Hinzu kommen Bestrebungen, biologische Materialien als so genannte nicht-tödliche Waffen zu verwenden. Derartige Agenzien – wie Pilze gegen Drogenpflanzen und Material zerstörende Organismen – werden zurzeit intensiv entwickelt. Dazu gehören z.B. Mikroben, die radarabweisende und Tarnlackierungen auf Fahrzeugen, Panzern und den Schutzanstrich von Flugzeugen angreifen.

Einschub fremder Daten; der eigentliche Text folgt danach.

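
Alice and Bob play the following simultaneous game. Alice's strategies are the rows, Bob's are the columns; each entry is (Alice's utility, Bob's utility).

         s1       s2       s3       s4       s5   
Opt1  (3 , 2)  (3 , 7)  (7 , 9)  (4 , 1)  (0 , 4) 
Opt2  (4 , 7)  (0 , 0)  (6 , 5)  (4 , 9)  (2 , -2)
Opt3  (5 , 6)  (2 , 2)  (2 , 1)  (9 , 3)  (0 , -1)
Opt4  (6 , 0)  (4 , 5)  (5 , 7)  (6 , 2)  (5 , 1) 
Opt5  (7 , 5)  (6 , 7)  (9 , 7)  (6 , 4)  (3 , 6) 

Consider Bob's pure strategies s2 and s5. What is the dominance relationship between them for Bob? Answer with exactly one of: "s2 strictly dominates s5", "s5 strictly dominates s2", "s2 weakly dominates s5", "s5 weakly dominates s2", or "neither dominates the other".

s2's payoffs vs s5's, by Alice's action — Opt1: 7>4, Opt2: 0>-2, Opt3: 2>-1, Opt4: 5>1, Opt5: 7>6.
s2 gives a strictly higher payoff against every action of Alice, so s2 strictly dominates s5.

s2 strictly dominates s5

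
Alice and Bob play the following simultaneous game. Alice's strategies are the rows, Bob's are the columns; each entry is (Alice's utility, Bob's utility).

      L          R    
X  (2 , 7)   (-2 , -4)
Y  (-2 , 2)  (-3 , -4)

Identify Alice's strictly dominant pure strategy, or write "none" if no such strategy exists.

X vs Y: L: 2>-2, R: -2>-3.
X strictly beats every other strategy against every opponent action, so it is strictly dominant.

X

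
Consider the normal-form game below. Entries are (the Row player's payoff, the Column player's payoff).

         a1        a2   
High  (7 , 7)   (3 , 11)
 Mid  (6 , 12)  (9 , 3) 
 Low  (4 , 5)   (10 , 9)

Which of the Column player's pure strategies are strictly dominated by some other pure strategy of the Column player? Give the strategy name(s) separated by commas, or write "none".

a1 is not dominated — it holds its own against a2 at Mid (12>3).
Nothing dominates a2: a1 at High (11>7).

none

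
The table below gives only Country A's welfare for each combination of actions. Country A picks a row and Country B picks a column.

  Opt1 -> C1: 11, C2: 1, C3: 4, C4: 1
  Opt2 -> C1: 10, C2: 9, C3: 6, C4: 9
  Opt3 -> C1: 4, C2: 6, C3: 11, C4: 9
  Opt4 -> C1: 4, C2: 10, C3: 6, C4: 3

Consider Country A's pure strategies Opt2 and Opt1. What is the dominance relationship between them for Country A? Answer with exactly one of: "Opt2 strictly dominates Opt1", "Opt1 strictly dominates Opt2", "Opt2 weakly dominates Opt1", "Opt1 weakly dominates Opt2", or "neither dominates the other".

Opt2's payoffs vs Opt1's, by Country B's action — C1: 10<11, C2: 9>1, C3: 6>4, C4: 9>1.
Opt2 does better at C2, C3, C4 but worse at C1; neither strategy dominates the other.

neither dominates the other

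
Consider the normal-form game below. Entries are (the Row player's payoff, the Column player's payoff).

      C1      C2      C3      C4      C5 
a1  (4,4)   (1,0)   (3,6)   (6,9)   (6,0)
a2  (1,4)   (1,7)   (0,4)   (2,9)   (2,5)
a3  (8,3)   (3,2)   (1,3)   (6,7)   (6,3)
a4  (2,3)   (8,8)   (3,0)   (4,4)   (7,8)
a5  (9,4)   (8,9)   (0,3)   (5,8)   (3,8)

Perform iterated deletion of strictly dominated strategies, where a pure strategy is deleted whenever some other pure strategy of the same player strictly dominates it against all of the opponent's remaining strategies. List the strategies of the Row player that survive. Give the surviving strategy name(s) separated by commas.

a1, a3, a4, a5

Row a2 is eliminated: a3 beats it against every remaining column (C1: 8>1, C2: 3>1, C3: 1>0, C4: 6>2, C5: 6>2).
Column C1 is eliminated: C4 beats it against every remaining row (a1: 9>4, a3: 7>3, a4: 4>3, a5: 8>4).
The Column player's strategy C3 is strictly dominated by C4 (a1: 9>6, a3: 7>3, a4: 4>0, a5: 8>3) and is removed.
Among the remaining strategies, none is strictly dominated by another pure strategy of the same player, so the elimination stops.
Surviving strategies — the Row player: {a1, a3, a4, a5}; the Column player: {C2, C4, C5}.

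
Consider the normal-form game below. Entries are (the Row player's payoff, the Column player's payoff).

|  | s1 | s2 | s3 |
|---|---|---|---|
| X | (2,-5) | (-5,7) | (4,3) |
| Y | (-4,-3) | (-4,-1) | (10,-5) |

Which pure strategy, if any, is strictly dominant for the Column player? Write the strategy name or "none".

s2 vs s1: X: 7>-5, Y: -1>-3.
s2 vs s3: X: 7>3, Y: -1>-5.
s2 strictly beats every other strategy against every opponent action, so it is strictly dominant.

s2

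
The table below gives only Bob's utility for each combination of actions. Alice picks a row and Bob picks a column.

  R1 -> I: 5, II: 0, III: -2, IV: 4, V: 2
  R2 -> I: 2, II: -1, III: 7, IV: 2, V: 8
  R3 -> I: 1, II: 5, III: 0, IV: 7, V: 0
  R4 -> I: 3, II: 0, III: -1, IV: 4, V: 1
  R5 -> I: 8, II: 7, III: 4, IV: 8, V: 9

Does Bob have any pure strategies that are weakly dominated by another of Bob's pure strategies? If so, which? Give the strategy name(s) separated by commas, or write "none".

II, III

I: no other strategy beats it everywhere (II at R1 (5>0); III at R1 (5>-2); IV at R1 (5>4); V at R1 (5>2)).
IV weakly dominates II — R1: 4>0, R2: 2>-1, R3: 7>5, R4: 4>0, R5: 8>7.
III is weakly dominated by V (R1: 2>-2, R2: 8>7, R3: 0=0, R4: 1>-1, R5: 9>4).
IV is not dominated — it holds its own against I at R3 (7>1); II at R1 (4>0); III at R1 (4>-2); V at R1 (4>2).
Nothing dominates V: I at R2 (8>2); II at R1 (2>0); III at R1 (2>-2); IV at R2 (8>2).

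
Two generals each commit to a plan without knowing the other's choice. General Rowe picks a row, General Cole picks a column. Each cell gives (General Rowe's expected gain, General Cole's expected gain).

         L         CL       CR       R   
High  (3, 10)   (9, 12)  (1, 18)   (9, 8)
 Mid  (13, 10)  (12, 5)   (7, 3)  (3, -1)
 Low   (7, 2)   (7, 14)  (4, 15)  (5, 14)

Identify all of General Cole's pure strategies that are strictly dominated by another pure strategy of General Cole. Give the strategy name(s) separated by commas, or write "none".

R

L: no other strategy beats it everywhere (CL at Mid (10>5); CR at Mid (10>3); R at High (10>8)).
CL is not dominated — it holds its own against L at High (12>10); CR at Mid (5>3); R at High (12>8).
CR: no other strategy beats it everywhere (L at High (18>10); CL at High (18>12); R at High (18>8)).
CR strictly dominates R — High: 18>8, Mid: 3>-1, Low: 15>14.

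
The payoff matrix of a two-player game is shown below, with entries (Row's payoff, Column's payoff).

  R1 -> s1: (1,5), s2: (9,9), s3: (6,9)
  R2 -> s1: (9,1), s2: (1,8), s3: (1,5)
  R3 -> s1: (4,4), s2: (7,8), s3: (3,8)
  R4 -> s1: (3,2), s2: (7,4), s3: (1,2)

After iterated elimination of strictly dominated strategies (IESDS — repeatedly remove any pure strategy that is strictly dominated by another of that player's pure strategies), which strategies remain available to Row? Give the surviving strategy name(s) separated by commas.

Column's strategy s1 is strictly dominated by s2 (R1: 9>5, R2: 8>1, R3: 8>4, R4: 4>2) and is removed.
Row's strategy R2 is strictly dominated by R1 (s2: 9>1, s3: 6>1) and is removed.
For Row, R1 strictly dominates R3 on the remaining columns (s2: 9>7, s3: 6>3); eliminate R3.
Row R4 is eliminated: R1 beats it against every remaining column (s2: 9>7, s3: 6>1).
Among the remaining strategies, none is strictly dominated by another pure strategy of the same player, so the elimination stops.
Surviving strategies — Row: {R1}; Column: {s2, s3}.

R1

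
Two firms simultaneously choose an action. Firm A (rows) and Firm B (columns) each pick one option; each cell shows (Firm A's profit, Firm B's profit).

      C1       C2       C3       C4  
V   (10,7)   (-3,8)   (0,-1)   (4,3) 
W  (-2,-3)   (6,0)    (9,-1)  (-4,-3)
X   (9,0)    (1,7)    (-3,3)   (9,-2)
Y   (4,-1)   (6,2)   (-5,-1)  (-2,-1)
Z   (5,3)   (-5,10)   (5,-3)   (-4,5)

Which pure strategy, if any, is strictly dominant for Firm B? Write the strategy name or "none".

C2 vs C1: V: 8>7, W: 0>-3, X: 7>0, Y: 2>-1, Z: 10>3.
C2 vs C3: V: 8>-1, W: 0>-1, X: 7>3, Y: 2>-1, Z: 10>-3.
C2 vs C4: V: 8>3, W: 0>-3, X: 7>-2, Y: 2>-1, Z: 10>5.
C2 strictly beats every other strategy against every opponent action, so it is strictly dominant.

C2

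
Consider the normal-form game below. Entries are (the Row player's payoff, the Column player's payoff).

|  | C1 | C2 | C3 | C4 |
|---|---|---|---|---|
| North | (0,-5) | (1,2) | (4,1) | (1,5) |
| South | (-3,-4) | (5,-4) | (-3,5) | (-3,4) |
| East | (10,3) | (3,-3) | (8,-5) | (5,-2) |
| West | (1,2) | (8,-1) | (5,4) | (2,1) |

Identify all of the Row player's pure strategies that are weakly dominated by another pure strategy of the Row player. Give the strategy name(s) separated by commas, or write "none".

North, South

East weakly dominates North — C1: 10>0, C2: 3>1, C3: 8>4, C4: 5>1.
West weakly dominates South — C1: 1>-3, C2: 8>5, C3: 5>-3, C4: 2>-3.
Nothing dominates East: North at C1 (10>0); South at C1 (10>-3); West at C1 (10>1).
Nothing dominates West: North at C1 (1>0); South at C1 (1>-3); East at C2 (8>3).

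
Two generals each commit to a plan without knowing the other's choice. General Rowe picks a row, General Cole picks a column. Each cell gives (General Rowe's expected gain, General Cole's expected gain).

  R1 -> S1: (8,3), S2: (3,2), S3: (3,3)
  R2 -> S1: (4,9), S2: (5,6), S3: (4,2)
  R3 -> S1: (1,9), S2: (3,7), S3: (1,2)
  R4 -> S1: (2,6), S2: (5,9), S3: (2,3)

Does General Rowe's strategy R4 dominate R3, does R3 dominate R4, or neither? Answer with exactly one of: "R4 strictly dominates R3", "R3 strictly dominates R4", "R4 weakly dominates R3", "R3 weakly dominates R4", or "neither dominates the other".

R4 strictly dominates R3

Compare R4 to R3 across each choice by General Cole: S1: 2>1, S2: 5>3, S3: 2>1.
R4 gives a strictly higher payoff against each choice by General Cole, so R4 strictly dominates R3.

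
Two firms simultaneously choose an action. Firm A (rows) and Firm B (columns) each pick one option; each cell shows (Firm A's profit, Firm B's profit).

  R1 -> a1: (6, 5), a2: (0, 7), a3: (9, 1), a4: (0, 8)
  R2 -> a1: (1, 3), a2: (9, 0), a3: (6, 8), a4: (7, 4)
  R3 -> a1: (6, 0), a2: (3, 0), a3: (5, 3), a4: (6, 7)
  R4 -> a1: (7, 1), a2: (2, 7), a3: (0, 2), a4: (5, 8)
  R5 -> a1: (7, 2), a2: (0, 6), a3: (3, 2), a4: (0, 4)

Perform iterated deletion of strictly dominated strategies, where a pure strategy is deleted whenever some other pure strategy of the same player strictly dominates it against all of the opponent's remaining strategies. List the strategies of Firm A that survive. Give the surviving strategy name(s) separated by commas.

Firm B's strategy a1 is strictly dominated by a4 (R1: 8>5, R2: 4>3, R3: 7>0, R4: 8>1, R5: 4>2) and is removed.
For Firm A, R2 strictly dominates R3 on the remaining columns (a2: 9>3, a3: 6>5, a4: 7>6); eliminate R3.
For Firm A, R2 strictly dominates R4 on the remaining columns (a2: 9>2, a3: 6>0, a4: 7>5); eliminate R4.
Firm A's strategy R5 is strictly dominated by R2 (a2: 9>0, a3: 6>3, a4: 7>0) and is removed.
Column a2 is eliminated: a4 beats it against every remaining row (R1: 8>7, R2: 4>0).
Among the remaining strategies, none is strictly dominated by another pure strategy of the same player, so the elimination stops.
Surviving strategies — Firm A: {R1, R2}; Firm B: {a3, a4}.

R1, R2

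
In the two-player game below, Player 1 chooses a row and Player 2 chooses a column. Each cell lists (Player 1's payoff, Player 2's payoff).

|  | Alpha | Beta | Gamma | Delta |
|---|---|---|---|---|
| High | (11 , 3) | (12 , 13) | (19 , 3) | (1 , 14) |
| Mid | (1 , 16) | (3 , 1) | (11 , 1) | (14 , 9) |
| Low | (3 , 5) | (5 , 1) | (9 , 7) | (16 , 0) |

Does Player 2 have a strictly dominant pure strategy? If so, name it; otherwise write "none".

none

Alpha fails to dominate Beta at High (3<13).
Beta fails to dominate Alpha at Mid (1<16).
Gamma fails to dominate Alpha at High (3=3).
Delta fails to dominate Alpha at Mid (9<16).
No single strategy dominates all the others.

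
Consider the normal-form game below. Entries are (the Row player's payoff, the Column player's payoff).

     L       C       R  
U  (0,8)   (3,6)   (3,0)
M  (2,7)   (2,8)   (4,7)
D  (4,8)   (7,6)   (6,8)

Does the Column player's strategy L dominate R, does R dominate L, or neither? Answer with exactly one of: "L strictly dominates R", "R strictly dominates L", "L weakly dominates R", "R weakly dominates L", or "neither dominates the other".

L's payoffs vs R's, by the Row player's action — U: 8>0, M: 7=7, D: 8=8.
L is at least as good everywhere and strictly better somewhere (tied only at M, D), so L weakly but not strictly dominates R.

L weakly dominates R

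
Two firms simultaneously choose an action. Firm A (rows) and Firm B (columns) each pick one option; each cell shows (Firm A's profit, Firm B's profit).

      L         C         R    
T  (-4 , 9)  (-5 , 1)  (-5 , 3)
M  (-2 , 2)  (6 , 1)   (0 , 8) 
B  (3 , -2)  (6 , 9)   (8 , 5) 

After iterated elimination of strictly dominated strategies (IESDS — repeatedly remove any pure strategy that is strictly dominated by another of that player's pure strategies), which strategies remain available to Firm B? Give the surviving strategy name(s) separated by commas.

C, R

Row T is eliminated: M beats it against every remaining column (L: -2>-4, C: 6>-5, R: 0>-5).
Column L is eliminated: R beats it against every remaining row (M: 8>2, B: 5>-2).
Among the remaining strategies, none is strictly dominated by another pure strategy of the same player, so the elimination stops.
Surviving strategies — Firm A: {M, B}; Firm B: {C, R}.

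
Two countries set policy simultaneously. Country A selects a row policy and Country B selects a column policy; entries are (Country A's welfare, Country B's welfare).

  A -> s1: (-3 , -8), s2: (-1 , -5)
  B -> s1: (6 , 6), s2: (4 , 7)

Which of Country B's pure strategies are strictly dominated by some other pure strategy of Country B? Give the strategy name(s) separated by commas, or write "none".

s2 strictly dominates s1 — A: -5>-8, B: 7>6.
s2: no other strategy beats it everywhere (s1 at A (-5>-8)).

s1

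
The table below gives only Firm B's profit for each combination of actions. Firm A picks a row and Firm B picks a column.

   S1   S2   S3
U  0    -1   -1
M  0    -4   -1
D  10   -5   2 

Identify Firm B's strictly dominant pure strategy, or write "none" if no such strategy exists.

S1 vs S2: U: 0>-1, M: 0>-4, D: 10>-5.
S1 vs S3: U: 0>-1, M: 0>-1, D: 10>2.
S1 strictly beats every other strategy against every opponent action, so it is strictly dominant.

S1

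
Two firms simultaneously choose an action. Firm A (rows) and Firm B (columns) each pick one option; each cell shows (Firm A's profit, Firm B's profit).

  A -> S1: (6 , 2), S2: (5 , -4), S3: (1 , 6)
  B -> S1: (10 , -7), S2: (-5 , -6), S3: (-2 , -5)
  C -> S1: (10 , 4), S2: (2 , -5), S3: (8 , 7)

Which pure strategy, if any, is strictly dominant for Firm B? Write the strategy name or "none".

S3 vs S1: A: 6>2, B: -5>-7, C: 7>4.
S3 vs S2: A: 6>-4, B: -5>-6, C: 7>-5.
S3 strictly beats every other strategy against every opponent action, so it is strictly dominant.

S3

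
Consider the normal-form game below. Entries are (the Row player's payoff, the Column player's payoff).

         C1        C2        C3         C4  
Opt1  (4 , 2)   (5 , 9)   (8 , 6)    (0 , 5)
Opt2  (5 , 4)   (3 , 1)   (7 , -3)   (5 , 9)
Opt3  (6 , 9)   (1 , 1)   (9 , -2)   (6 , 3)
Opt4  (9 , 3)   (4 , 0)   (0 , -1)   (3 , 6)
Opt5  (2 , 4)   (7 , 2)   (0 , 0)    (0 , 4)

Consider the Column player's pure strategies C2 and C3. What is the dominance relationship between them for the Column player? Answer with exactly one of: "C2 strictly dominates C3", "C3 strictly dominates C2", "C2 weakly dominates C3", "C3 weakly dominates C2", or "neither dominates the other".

C2's payoffs vs C3's, by the Row player's action — Opt1: 9>6, Opt2: 1>-3, Opt3: 1>-2, Opt4: 0>-1, Opt5: 2>0.
C2 gives a strictly higher payoff against each choice by the Row player, so C2 strictly dominates C3.

C2 strictly dominates C3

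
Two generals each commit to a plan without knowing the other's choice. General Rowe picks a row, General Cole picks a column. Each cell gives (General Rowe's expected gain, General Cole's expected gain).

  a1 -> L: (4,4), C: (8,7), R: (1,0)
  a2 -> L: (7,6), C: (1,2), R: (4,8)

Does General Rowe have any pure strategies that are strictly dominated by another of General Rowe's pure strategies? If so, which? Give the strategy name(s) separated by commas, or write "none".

none

Nothing dominates a1: a2 at C (8>1).
a2: no other strategy beats it everywhere (a1 at L (7>4)).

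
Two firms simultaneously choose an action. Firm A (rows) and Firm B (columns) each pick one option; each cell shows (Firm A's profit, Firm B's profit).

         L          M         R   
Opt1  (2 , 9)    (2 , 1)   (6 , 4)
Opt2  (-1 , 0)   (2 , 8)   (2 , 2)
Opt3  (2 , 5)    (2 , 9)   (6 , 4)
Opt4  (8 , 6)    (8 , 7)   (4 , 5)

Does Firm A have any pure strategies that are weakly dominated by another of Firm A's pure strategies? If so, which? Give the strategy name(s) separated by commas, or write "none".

Opt1 is not dominated — it holds its own against Opt2 at L (2>-1); Opt3 (identical payoffs); Opt4 at R (6>4).
Opt2: dominated, since Opt1 does at least as well everywhere (L: 2>-1, M: 2=2, R: 6>2).
Nothing dominates Opt3: Opt1 (identical payoffs); Opt2 at L (2>-1); Opt4 at R (6>4).
Nothing dominates Opt4: Opt1 at L (8>2); Opt2 at L (8>-1); Opt3 at L (8>2).

Opt2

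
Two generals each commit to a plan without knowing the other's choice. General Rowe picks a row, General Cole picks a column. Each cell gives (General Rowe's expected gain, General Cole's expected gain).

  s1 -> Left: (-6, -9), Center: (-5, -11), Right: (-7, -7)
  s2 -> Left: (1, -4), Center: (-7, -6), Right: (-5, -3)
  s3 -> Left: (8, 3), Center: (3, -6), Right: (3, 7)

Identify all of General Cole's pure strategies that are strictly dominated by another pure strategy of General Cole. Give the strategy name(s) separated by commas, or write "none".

Left, Center

Left: dominated, since Right does at least as well everywhere (s1: -7>-9, s2: -3>-4, s3: 7>3).
Left strictly dominates Center — s1: -9>-11, s2: -4>-6, s3: 3>-6.
Nothing dominates Right: Left at s1 (-7>-9); Center at s1 (-7>-11).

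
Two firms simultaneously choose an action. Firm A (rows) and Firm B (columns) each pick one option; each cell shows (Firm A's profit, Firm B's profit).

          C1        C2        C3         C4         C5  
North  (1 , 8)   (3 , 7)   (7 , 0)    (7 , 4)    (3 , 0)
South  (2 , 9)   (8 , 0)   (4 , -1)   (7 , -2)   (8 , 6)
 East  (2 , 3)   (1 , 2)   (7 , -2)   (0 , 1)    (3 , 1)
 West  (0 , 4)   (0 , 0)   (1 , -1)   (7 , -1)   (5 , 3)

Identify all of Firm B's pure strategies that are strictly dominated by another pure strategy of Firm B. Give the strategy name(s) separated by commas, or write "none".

C1 is not dominated — it holds its own against C2 at North (8>7); C3 at North (8>0); C4 at North (8>4); C5 at North (8>0).
C2: dominated, since C1 does at least as well everywhere (North: 8>7, South: 9>0, East: 3>2, West: 4>0).
C3 is strictly dominated by C1 (North: 8>0, South: 9>-1, East: 3>-2, West: 4>-1).
C1 strictly dominates C4 — North: 8>4, South: 9>-2, East: 3>1, West: 4>-1.
C5: dominated, since C1 does at least as well everywhere (North: 8>0, South: 9>6, East: 3>1, West: 4>3).

C2, C3, C4, C5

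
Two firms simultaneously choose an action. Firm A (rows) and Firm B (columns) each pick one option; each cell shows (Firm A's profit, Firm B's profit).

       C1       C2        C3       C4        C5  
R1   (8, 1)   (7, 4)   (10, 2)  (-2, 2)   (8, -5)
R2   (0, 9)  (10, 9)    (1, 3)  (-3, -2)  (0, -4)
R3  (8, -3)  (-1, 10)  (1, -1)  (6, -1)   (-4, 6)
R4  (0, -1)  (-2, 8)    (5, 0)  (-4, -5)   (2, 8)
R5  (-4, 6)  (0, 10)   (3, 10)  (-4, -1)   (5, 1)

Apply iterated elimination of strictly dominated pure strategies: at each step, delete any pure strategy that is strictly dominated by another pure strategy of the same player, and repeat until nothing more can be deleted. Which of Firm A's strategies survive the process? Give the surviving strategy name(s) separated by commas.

R1, R2, R3

For Firm A, R1 strictly dominates R4 on the remaining columns (C1: 8>0, C2: 7>-2, C3: 10>5, C4: -2>-4, C5: 8>2); eliminate R4.
For Firm A, R1 strictly dominates R5 on the remaining columns (C1: 8>-4, C2: 7>0, C3: 10>3, C4: -2>-4, C5: 8>5); eliminate R5.
For Firm B, C2 strictly dominates C3 on the remaining rows (R1: 4>2, R2: 9>3, R3: 10>-1); eliminate C3.
For Firm B, C2 strictly dominates C4 on the remaining rows (R1: 4>2, R2: 9>-2, R3: 10>-1); eliminate C4.
For Firm B, C2 strictly dominates C5 on the remaining rows (R1: 4>-5, R2: 9>-4, R3: 10>6); eliminate C5.
Among the remaining strategies, none is strictly dominated by another pure strategy of the same player, so the elimination stops.
Surviving strategies — Firm A: {R1, R2, R3}; Firm B: {C1, C2}.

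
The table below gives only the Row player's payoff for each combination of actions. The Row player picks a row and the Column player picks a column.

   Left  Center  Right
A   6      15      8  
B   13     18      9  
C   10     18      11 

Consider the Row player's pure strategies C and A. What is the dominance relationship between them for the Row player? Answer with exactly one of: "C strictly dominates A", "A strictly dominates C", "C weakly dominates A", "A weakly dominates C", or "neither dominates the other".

C strictly dominates A

C's payoffs vs A's, by the Column player's action — Left: 10>6, Center: 18>15, Right: 11>8.
Every comparison favours C, so C strictly dominates A.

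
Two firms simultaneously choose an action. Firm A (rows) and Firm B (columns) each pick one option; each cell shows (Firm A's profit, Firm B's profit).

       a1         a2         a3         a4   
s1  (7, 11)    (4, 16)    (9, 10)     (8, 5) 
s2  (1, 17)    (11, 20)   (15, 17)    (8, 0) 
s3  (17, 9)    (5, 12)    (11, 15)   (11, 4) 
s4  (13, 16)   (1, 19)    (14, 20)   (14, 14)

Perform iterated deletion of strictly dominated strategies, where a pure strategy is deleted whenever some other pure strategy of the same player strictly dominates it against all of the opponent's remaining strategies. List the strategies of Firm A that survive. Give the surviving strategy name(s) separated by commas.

s2

Row s1 is eliminated: s3 beats it against every remaining column (a1: 17>7, a2: 5>4, a3: 11>9, a4: 11>8).
Firm B's strategy a1 is strictly dominated by a2 (s2: 20>17, s3: 12>9, s4: 19>16) and is removed.
Firm B's strategy a4 is strictly dominated by a2 (s2: 20>0, s3: 12>4, s4: 19>14) and is removed.
Row s3 is eliminated: s2 beats it against every remaining column (a2: 11>5, a3: 15>11).
For Firm A, s2 strictly dominates s4 on the remaining columns (a2: 11>1, a3: 15>14); eliminate s4.
For Firm B, a2 strictly dominates a3 on the remaining rows (s2: 20>17); eliminate a3.
Among the remaining strategies, none is strictly dominated by another pure strategy of the same player, so the elimination stops.
Surviving strategies — Firm A: {s2}; Firm B: {a2}.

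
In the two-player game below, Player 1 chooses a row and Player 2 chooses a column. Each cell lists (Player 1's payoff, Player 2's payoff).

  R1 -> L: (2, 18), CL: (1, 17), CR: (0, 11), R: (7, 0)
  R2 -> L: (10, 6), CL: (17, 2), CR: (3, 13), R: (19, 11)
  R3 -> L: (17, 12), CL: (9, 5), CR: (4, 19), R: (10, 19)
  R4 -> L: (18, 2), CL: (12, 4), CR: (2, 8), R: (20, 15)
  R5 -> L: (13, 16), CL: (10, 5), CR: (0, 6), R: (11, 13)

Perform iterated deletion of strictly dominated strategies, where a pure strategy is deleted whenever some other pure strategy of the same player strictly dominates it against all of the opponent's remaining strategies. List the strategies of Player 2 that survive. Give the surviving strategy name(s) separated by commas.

CR, R

Row R1 is eliminated: R2 beats it against every remaining column (L: 10>2, CL: 17>1, CR: 3>0, R: 19>7).
Row R5 is eliminated: R4 beats it against every remaining column (L: 18>13, CL: 12>10, CR: 2>0, R: 20>11).
Column L is eliminated: CR beats it against every remaining row (R2: 13>6, R3: 19>12, R4: 8>2).
Player 2's strategy CL is strictly dominated by CR (R2: 13>2, R3: 19>5, R4: 8>4) and is removed.
Among the remaining strategies, none is strictly dominated by another pure strategy of the same player, so the elimination stops.
Surviving strategies — Player 1: {R2, R3, R4}; Player 2: {CR, R}.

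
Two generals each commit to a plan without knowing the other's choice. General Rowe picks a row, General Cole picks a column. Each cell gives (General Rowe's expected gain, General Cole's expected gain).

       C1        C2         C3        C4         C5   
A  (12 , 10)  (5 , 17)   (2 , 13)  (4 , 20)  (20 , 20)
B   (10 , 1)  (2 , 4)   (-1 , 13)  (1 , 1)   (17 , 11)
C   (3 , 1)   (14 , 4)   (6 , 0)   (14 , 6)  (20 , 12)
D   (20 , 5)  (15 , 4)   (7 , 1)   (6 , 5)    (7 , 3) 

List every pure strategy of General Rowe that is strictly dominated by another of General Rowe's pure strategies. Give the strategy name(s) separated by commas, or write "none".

B

Nothing dominates A: B at C1 (12>10); C at C1 (12>3); D at C5 (20>7).
B is strictly dominated by A (C1: 12>10, C2: 5>2, C3: 2>-1, C4: 4>1, C5: 20>17).
C is not dominated — it holds its own against A at C2 (14>5); B at C2 (14>2); D at C4 (14>6).
D: no other strategy beats it everywhere (A at C1 (20>12); B at C1 (20>10); C at C1 (20>3)).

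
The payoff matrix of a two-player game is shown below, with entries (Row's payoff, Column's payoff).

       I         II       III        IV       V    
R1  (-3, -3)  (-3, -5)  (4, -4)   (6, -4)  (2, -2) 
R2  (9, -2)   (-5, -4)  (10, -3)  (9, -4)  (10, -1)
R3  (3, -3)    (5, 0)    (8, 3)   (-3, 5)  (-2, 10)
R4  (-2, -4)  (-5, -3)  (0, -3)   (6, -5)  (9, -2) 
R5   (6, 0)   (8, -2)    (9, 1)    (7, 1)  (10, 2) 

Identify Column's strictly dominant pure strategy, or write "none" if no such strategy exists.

V

V vs I: R1: -2>-3, R2: -1>-2, R3: 10>-3, R4: -2>-4, R5: 2>0.
V vs II: R1: -2>-5, R2: -1>-4, R3: 10>0, R4: -2>-3, R5: 2>-2.
V vs III: R1: -2>-4, R2: -1>-3, R3: 10>3, R4: -2>-3, R5: 2>1.
V vs IV: R1: -2>-4, R2: -1>-4, R3: 10>5, R4: -2>-5, R5: 2>1.
V strictly beats every other strategy against every opponent action, so it is strictly dominant.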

Die heutige globalisierte Welt ist durch ihre umfassenden Kommunikations-, Transport- und Reiseverbindungen äußerst pandemieanfällig. Massenerkrankungen, Seuchen und Epidemien können sich rasend schnell bis in jeden Winkel der Erde ausbreiten. Auch Europa muss sich nach Auffassung der EU-Kommission gegen das Risiko bioterroristischer Anschläge wappnen. Die Brüsseler Behörde regt deshalb eine verstärkte Zusammenarbeit zwischen Sicherheitsbehörden, Forschung und Industrie an. Seit dem Sommer arbeitet das computergestützte Informationssystem »MediSys« (Medical Intelligence System), das nahezu zeitgleich Daten über den Ausbruch von Erkrankungen, Bioterroranschläge und Industrieunfälle liefert.